Last month, Budweiser announced that they would rename their signature beer “America” for the summer of 2016. Last week, Tribune Publishing rebranded itself as “tronc;” and today we learned that the new camel at Lincoln Park Zoo has been christened with the name “Alexander Camelton.”
We have now officially hit the trifecta of inane, terrible branding choices that are already being mocked and derided on social media.
With Budweiser being rebranded “America,” I presume bud light is being rebranded “Canada”
If somebody said “Tronc” out loud to me my first reaction would be to jab them with an epipen
And already there are 3000 drag performers called Alexandra Cameltoe
I know we talk a lot about “Yes, Anding” bad ideas in our improvisational work – but these are three ideas that needed only one round of “Yes, And” to understand that there should have been a clear “No,” when the idea was turning into a reality.
We have an advantage at Second City, we get to test out our ideas in front of audiences night after night – they tell us if something is funny or not. But we don’t just crowd-source our work. We have experts in writing, acting, improvisation, comedy, directing, producing apply their advanced skills in each of those areas to turn original ideas into quality content. One has to suspect that these branding blunders were constructed by committees without expertise or by individuals who had a “gut” sense of something that would stick.

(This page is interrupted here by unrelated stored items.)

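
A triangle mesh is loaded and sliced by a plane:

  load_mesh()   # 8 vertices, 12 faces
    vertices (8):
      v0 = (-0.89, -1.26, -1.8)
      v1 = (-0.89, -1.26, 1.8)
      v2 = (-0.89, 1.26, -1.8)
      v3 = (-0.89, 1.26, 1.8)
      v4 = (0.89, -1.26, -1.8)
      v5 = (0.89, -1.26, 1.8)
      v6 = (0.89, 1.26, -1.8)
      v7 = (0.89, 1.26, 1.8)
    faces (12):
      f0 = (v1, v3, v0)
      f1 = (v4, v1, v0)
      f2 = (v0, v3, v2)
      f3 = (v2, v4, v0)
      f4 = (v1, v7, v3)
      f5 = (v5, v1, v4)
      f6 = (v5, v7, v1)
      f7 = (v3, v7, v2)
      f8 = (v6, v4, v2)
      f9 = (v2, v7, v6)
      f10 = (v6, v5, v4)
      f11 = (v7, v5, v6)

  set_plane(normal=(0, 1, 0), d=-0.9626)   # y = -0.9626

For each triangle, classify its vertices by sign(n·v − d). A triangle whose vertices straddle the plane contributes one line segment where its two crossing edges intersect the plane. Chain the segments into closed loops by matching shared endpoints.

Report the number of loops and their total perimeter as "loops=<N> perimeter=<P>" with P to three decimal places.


Straddling triangles (8 of 12):
  (v1,v3,v0) [-+-] → (-0.89, -0.9626, 1.8)–(-0.89, -0.9626, -1.37514)  len=3.1751
  (v0,v3,v2) [-++] → (-0.89, -0.9626, -1.37514)–(-0.89, -0.9626, -1.8)  len=0.4249
  (v2,v4,v0) [+--] → (0.679932, -0.9626, -1.8)–(-0.89, -0.9626, -1.8)  len=1.5699
  (v1,v7,v3) [-++] → (-0.679932, -0.9626, 1.8)–(-0.89, -0.9626, 1.8)  len=0.2101
  (v5,v7,v1) [-+-] → (0.89, -0.9626, 1.8)–(-0.679932, -0.9626, 1.8)  len=1.5699
  (v6,v4,v2) [+-+] → (0.89, -0.9626, -1.8)–(0.679932, -0.9626, -1.8)  len=0.2101
  (v6,v5,v4) [+--] → (0.89, -0.9626, 1.37514)–(0.89, -0.9626, -1.8)  len=3.1751
  (v7,v5,v6) [+-+] → (0.89, -0.9626, 1.8)–(0.89, -0.9626, 1.37514)  len=0.4249

Chained into 1 loop(s):
  loop 1: 8 segments, perimeter = 10.7600
Total perimeter = 10.760

loops=1 perimeter=10.760


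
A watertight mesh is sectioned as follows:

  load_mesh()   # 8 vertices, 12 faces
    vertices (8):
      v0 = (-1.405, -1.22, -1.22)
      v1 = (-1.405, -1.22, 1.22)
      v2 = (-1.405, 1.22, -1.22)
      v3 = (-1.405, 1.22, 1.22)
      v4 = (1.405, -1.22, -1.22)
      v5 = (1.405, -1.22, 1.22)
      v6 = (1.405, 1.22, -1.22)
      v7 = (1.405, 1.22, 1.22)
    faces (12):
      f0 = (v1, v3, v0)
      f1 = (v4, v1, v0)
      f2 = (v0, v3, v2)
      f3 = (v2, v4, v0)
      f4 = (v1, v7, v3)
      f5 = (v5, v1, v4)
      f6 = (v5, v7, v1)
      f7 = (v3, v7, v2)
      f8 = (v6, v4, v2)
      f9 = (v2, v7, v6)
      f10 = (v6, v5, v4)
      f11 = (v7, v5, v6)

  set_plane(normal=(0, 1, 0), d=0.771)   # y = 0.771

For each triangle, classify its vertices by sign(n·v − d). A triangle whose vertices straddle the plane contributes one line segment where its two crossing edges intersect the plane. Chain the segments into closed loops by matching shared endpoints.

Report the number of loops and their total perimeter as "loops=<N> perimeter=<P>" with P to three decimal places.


Straddling triangles (8 of 12):
  (v1,v3,v0) [-+-] → (-1.405, 0.771, 1.22)–(-1.405, 0.771, 0.771)  len=0.4490
  (v0,v3,v2) [-++] → (-1.405, 0.771, 0.771)–(-1.405, 0.771, -1.22)  len=1.9910
  (v2,v4,v0) [+--] → (-0.887914, 0.771, -1.22)–(-1.405, 0.771, -1.22)  len=0.5171
  (v1,v7,v3) [-++] → (0.887914, 0.771, 1.22)–(-1.405, 0.771, 1.22)  len=2.2929
  (v5,v7,v1) [-+-] → (1.405, 0.771, 1.22)–(0.887914, 0.771, 1.22)  len=0.5171
  (v6,v4,v2) [+-+] → (1.405, 0.771, -1.22)–(-0.887914, 0.771, -1.22)  len=2.2929
  (v6,v5,v4) [+--] → (1.405, 0.771, -0.771)–(1.405, 0.771, -1.22)  len=0.4490
  (v7,v5,v6) [+-+] → (1.405, 0.771, 1.22)–(1.405, 0.771, -0.771)  len=1.9910

Chained into 1 loop(s):
  loop 1: 8 segments, perimeter = 10.5000
Total perimeter = 10.500

loops=1 perimeter=10.500


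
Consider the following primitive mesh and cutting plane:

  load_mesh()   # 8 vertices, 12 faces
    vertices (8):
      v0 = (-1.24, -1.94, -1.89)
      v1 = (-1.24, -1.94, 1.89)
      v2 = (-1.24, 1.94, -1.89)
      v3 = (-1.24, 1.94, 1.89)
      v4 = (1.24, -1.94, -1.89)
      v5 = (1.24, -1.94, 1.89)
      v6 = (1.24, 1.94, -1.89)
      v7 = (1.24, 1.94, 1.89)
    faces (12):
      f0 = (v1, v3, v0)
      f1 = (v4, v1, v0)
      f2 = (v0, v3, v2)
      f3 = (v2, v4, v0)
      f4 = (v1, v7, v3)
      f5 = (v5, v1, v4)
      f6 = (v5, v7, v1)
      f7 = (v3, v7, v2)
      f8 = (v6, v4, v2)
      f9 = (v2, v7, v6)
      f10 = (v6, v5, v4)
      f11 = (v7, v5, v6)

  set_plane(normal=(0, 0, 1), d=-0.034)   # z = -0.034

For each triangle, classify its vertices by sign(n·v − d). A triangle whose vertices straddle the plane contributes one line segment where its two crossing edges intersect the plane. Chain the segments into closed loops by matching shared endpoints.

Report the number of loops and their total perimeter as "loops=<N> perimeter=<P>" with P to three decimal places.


Straddling triangles (8 of 12):
  (v1,v3,v0) [++-] → (-1.24, -0.0348995, -0.034)–(-1.24, -1.94, -0.034)  len=1.9051
  (v4,v1,v0) [-+-] → (0.0223069, -1.94, -0.034)–(-1.24, -1.94, -0.034)  len=1.2623
  (v0,v3,v2) [-+-] → (-1.24, -0.0348995, -0.034)–(-1.24, 1.94, -0.034)  len=1.9749
  (v5,v1,v4) [++-] → (0.0223069, -1.94, -0.034)–(1.24, -1.94, -0.034)  len=1.2177
  (v3,v7,v2) [++-] → (-0.0223069, 1.94, -0.034)–(-1.24, 1.94, -0.034)  len=1.2177
  (v2,v7,v6) [-+-] → (-0.0223069, 1.94, -0.034)–(1.24, 1.94, -0.034)  len=1.2623
  (v6,v5,v4) [-+-] → (1.24, 0.0348995, -0.034)–(1.24, -1.94, -0.034)  len=1.9749
  (v7,v5,v6) [++-] → (1.24, 0.0348995, -0.034)–(1.24, 1.94, -0.034)  len=1.9051

Chained into 1 loop(s):
  loop 1: 8 segments, perimeter = 12.7200
Total perimeter = 12.720

loops=1 perimeter=12.720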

In his terrific new book Originals, Adam Grant notes that a lot of new ideas, new campaigns, new products fail because experts in one area are under the misguided belief that their success in a specific field is fully transferable to other fields. He writes:
“In a rapidly changing world, the lessons of experience can easily point us in the wrong direction. And because the pace of change is accelerating, our environments are becoming ever more unpredictable. This makes intuition less reliable as a source of insight about new ideas and places a growing premium on analysis.”
It’s amazing how many advertising guys think they are professional comedians; how many marketing experts think they are behavioral scientists; and how many public relations gurus have let their love of musical theatre overtake common sense.
If someone thinks they know it all, they are not only wrong, they are dangerous.
Budweiser’s marketing play that drafts on patriotism isn’t new or original, but it does feel disingenuous coming from a Belgian owned company. “tronc” feels like the lamest attempt by an established and storied brand to sound like a start up. Rule number one of brand authenticity is to not try to be what you categorically are not. It’s as if Motel 6 decided to behave as a boutique hotel or if Rolex suddenly went down market.
As for Alexander Camelton? Well, I told my 13 year old daughter about that and she exclaimed, “That’s awesome, let’s go to the zoo!”
And that drove home the point that I’m not a marketing expert.